Und noch etwas gegen die Vorurteile gegen Flüchtlinge, Ausländer, Deutsche mit Migrationshintergrund. Nachzulesen im SZ-Magazin in der Kolumne von Axel Hacke unter dem Titel: Das Beste aus aller Welt. Da weist der Autor mit seiner gewohnt leichten Feder darauf hin, dass über kaum ein Thema so viel gestritten werde wie über Migration. „Und über kaum ein Thema kursieren ähnlich viele Lügen.“ Wie wäre es, schlägt Hacke vor, wenn nach der nächsten Champagner-Sause auf Sylt, bei der ein paar Salon-Nazis einen ihrer Remigrationsabende veranstalten oder Suffbrüder und -schwestern heitere Ausländer-raus–Choräle anstimmen, „auf der Stelle und ohne Vorwarnung alle deutschen Bürgerinnen und Bürger mit einem sogenannten Migrationshintergrund sowie sämtliche Ausländerinnen und Ausländer in Deutschland die Arbeit für eine Woche niederlegen?“ Was dann geschehen werde? „Nichts“, so Hacke. „Krankenhäuser und Arztpraxen müssten schließen. Supermärkte wären dicht. Handwerker kämen nicht. Baustellen lägen still, Forschungsprojekte auch. Pflegefälle blieben ungepflegt, Haare ungeschnitten, Wohnungen ungeputzt, Wäsche ungewaschen, Gemüse ungeerntet, Taxis ungefahren, Straßen ungefegt, Tonnen voller Unrat ungeleert.“ Von wegen Ausländer nehmen uns Arbeit weg, Zuwanderung bringt Verbrechen. Unser Land bräche zusammen ohne die Ausländerinnen und Ausländer, sie werden gebraucht, es gibt Arbeit, die niemand sonst machen will, oft ist gar keiner mehr da. Politik als Lüge und Propaganda. Das ist es.

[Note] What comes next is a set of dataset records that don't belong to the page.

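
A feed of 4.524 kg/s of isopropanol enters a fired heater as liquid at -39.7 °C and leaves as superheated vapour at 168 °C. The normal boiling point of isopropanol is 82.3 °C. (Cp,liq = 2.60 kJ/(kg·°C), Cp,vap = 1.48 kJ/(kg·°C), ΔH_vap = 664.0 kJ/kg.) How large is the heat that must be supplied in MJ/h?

Q = 18000 MJ/h

liquid -39.7→82.3 °C: 317.2 kJ/kg
vaporisation at 82.3 °C: 664 kJ/kg
vapour 82.3→168 °C: 126.84 kJ/kg
Δh = 317.2 + 664 + 126.84 = 1108 kJ/kg
Q = ṁ·Δh = 4.524 kg/s × 1108 kJ/kg = 5012.8 kJ/s
|Q| = 5012.8 kW = 18046 MJ/h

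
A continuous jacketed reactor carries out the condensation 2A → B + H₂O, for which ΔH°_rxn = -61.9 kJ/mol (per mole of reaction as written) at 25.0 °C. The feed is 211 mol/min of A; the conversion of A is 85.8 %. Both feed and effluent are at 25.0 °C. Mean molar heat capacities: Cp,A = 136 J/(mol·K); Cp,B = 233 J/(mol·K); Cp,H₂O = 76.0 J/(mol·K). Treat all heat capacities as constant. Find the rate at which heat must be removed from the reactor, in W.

Extent of reaction ξ = 0.858 × 211 / 2 = 90.519 mol/min
Reaction term: ξ·ΔH°_rxn = 90.519 × -61.9 = -5603.1 kJ/min
Q = ΔH = -5603.1 kJ/min = -93.385 kW
Heat removed = 93385 W

Q_out = 93400 W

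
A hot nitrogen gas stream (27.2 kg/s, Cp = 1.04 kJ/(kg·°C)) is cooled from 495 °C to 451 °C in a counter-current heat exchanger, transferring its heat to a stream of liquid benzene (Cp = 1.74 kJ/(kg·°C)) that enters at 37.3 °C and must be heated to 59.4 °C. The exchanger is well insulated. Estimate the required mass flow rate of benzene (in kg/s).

ṁ_c = 32.4 kg/s

Heat released by hot stream: Q = 27.2 × 1.04 × (495 − 451) = 1244.7 kJ/s
Energy balance on cold side (adiabatic exchanger): Q = ṁ_c·Cp_c·(T_c,out − T_c,in)
ṁ_c = 1244.7 / [1.74 × (59.4 − 37.3)] = 32.368 kg/s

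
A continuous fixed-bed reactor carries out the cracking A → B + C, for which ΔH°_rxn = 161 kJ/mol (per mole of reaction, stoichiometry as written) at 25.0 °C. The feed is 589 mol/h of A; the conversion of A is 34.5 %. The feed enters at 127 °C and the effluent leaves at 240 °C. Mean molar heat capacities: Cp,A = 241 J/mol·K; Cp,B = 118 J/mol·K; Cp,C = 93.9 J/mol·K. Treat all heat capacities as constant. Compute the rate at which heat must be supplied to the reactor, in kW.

Extent of reaction ξ = 0.345 × 589 = 203.2 mol/h
Reaction term: ξ·ΔH°_rxn = 203.2 × 161 = 32716 kJ/h
Sensible, feed 127→25 °C: -14479 kJ/h
Outlet flows (mol/h): A 385.8, B 203.2, C 203.2
Sensible, products 25→240 °C: 29248 kJ/h
Q = ΔH = 47485 kJ/h = 13.19 kW
Heat supplied = 13.19 kW

Q_in = 13.2 kW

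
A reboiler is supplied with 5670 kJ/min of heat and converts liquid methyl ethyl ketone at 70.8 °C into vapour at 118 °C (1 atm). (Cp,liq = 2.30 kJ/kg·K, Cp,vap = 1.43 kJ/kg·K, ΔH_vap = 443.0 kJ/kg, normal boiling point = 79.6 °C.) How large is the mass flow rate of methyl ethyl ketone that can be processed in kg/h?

ṁ = 657 kg/h

Δh = 2.30×(79.6−70.8) + 443.0 + 1.43×(118−79.6) = 518.15 kJ/kg
Q = 5670 kJ/min = 94.5 kJ/s = 340200 kJ/h
ṁ = Q/Δh = 340200 / 518.15 = 656.56 kg/h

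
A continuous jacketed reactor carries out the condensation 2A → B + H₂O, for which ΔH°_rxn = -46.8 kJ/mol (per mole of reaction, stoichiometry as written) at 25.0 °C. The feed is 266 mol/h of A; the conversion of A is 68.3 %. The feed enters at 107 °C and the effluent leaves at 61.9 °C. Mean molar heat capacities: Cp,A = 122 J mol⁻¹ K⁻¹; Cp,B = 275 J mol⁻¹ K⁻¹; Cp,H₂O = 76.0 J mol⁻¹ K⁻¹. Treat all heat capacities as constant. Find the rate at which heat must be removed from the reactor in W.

Extent of reaction ξ = 0.683 × 266 / 2 = 90.839 mol/h
Reaction term: ξ·ΔH°_rxn = 90.839 × -46.8 = -4251.3 kJ/h
Sensible, feed 107→25 °C: -2661.1 kJ/h
Outlet flows (mol/h): A 84.322, B 90.839, H₂O 90.839
Sensible, products 25→61.9 °C: 1556.1 kJ/h
Q = ΔH = -5356.2 kJ/h = -1.4878 kW
Heat removed = 1487.8 W

Q_out = 1490 W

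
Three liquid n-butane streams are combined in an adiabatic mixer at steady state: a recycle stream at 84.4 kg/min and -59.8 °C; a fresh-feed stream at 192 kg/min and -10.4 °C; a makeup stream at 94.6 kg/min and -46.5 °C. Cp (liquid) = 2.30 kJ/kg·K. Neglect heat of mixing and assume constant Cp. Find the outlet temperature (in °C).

Adiabatic, steady state ⇒ Σ ṁᵢCp,ᵢ(T_out − Tᵢ) = 0
Σ ṁᵢCp,ᵢTᵢ = 84.4×2.30×-59.8 + 192×2.30×-10.4 + 94.6×2.30×-46.5 = -26318
Σ ṁᵢCp,ᵢ = 84.4×2.30 + 192×2.30 + 94.6×2.30 = 853.3
T_out = -26318 / 853.3 = -30.843 °C

T_out = -30.8 °C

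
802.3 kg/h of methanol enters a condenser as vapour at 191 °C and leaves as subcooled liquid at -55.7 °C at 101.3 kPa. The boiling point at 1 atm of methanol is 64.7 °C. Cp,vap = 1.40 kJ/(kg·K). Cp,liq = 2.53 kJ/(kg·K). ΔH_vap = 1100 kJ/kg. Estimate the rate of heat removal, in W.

Q_c = 352000 W

vapour 191→64.7 °C: -176.82 kJ/kg
condensation at 64.7 °C: -1100 kJ/kg
liquid 64.7→-55.7 °C: -304.61 kJ/kg
Δh = -176.82 + -1100 + -304.61 = -1581.4 kJ/kg
Q = ṁ·Δh = 802.3 kg/h × -1581.4 kJ/kg = -1.2688e+06 kJ/h
|Q| = 352.44 kW = 352440 W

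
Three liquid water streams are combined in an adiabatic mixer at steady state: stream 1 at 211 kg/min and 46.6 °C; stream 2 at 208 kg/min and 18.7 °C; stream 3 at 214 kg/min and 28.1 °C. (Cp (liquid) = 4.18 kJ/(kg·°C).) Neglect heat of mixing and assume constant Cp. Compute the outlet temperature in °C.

No heat crosses the boundary, so H_out = H_in.
Σ ṁᵢCp,ᵢTᵢ = 211×4.18×46.6 + 208×4.18×18.7 + 214×4.18×28.1 = 82495
Σ ṁᵢCp,ᵢ = 211×4.18 + 208×4.18 + 214×4.18 = 2645.9
T_out = 82495 / 2645.9 = 31.178 °C

T_out = 31.2 °C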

Machen wir Politik für Menschen. Erklären wir den Menschen diese Politik. Die Politiker müssen wieder näher ran an die Menschen. Nah bei de Leut, nannte das einst Kurt Beck, der langjährige Ministerpräsident. Johannes Rau war ein Menschenfischer. Es ist unser Land. Lassen wir es uns nicht nehmen von Menschen, die es zerstören wollen.